An appropriately designed display stand helps focus attention, and brings to eye level, sculpture and other pieces of three dimensional art and family heirlooms. This picture demonstrates four presentations: clockwise from the left rear they are a tapered quartersawn wenge veneered stand (21" x 16" base, 15" x 9" top, 33" tall), a quartersawn walnut veneered stand (8" x 8" x 24" tall), a quartersawn wenge veneered stand (5.25" x 5.25" x 13"), and a fiddleback mahogany veneered stand (8" x 8" x 16"). As well as the color and figure of the veneer, the shape and dimensions of a stand can be designed to best match the size and proportions of the displayed object.
Designed by a local artist, a tapered rectangular stand covered with quartersawn wenge veneer showcases one of his bronze horses. The dimensions of the base and top reflect the proportions of the base of the sculpture. The tapered sides of the stand and the vertical grain of the veneer direct the eye up to the bronze. The diamond pattern of the wenge veneer top form a border for the sculpture's base. A hand-rubbed coat of linseed oil gave the wenge a darker look to match the dark tone of the sculpture, but the grain of the veneer gives the stand a muted character of its own.

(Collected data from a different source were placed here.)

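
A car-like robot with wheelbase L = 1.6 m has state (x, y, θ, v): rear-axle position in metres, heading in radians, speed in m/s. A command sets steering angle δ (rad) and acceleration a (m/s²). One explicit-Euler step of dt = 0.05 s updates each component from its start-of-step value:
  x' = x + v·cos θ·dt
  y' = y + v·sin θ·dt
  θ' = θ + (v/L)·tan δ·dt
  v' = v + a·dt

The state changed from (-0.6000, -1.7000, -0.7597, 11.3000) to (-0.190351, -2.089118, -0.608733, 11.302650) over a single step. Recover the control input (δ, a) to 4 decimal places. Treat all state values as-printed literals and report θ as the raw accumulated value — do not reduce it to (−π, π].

a = (v'−v)/dt = (0.002650)/0.05 = 0.0530
Δθ = θ'−θ = 0.150967;  (v·dt/L) = 11.3000·0.05/1.6 = 0.353125
tan δ = Δθ·L/(v·dt) = 0.427517  →  δ = 0.4040

δ = 0.4040, a = 0.0530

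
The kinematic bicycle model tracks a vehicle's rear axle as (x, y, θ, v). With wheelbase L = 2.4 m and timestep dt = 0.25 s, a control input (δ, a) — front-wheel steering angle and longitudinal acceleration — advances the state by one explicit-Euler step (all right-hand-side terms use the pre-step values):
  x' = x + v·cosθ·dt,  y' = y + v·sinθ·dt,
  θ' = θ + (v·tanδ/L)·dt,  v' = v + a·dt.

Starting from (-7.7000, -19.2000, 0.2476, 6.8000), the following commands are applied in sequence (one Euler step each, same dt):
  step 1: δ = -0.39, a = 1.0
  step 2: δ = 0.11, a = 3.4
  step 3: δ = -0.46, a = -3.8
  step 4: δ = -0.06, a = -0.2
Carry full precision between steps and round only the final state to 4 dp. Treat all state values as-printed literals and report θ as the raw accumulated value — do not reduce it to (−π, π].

after step 1 (δ=-0.39, a=1.0): (-6.051844, -18.783368, -0.043564, 7.050000)
after step 2 (δ=0.11, a=3.4): (-4.291016, -18.860125, 0.037545, 7.900000)
after step 3 (δ=-0.46, a=-3.8): (-2.317408, -18.785991, -0.370168, 6.950000)
after step 4 (δ=-0.06, a=-0.2): (-0.697595, -19.414571, -0.413658, 6.900000)

(-0.6976, -19.4146, -0.4137, 6.9000)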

The alternating light and dark grain of quartered walnut creates a very strong vertical look which might best be used for a very vertical piece of art. The piece displayed in the photo is a very finely crafted woven basket with an intricate imbedded design. The various shades of brown in the walnut veneer works well with those in the basket. The height is three times the width, creating a more dynamic lift. (If desired, the base of any stand can be weighted for more stability.)
A smaller stand can be used to effectively elevate and call attention to a smaller piece such as this sculpted stone vase, an object that would otherwise be competing with the other items on a table top or shelf. This stand is 2 1/2 times as tall as it is wide.
This stand offers a very dramatic figure which will not be appropriate for some displayed objects. Here, the number of vertical lines in the displayed antique bottles is complemented by the verticality of the veneer's wood grain. The height of this last stand is a more common twice the width of the base.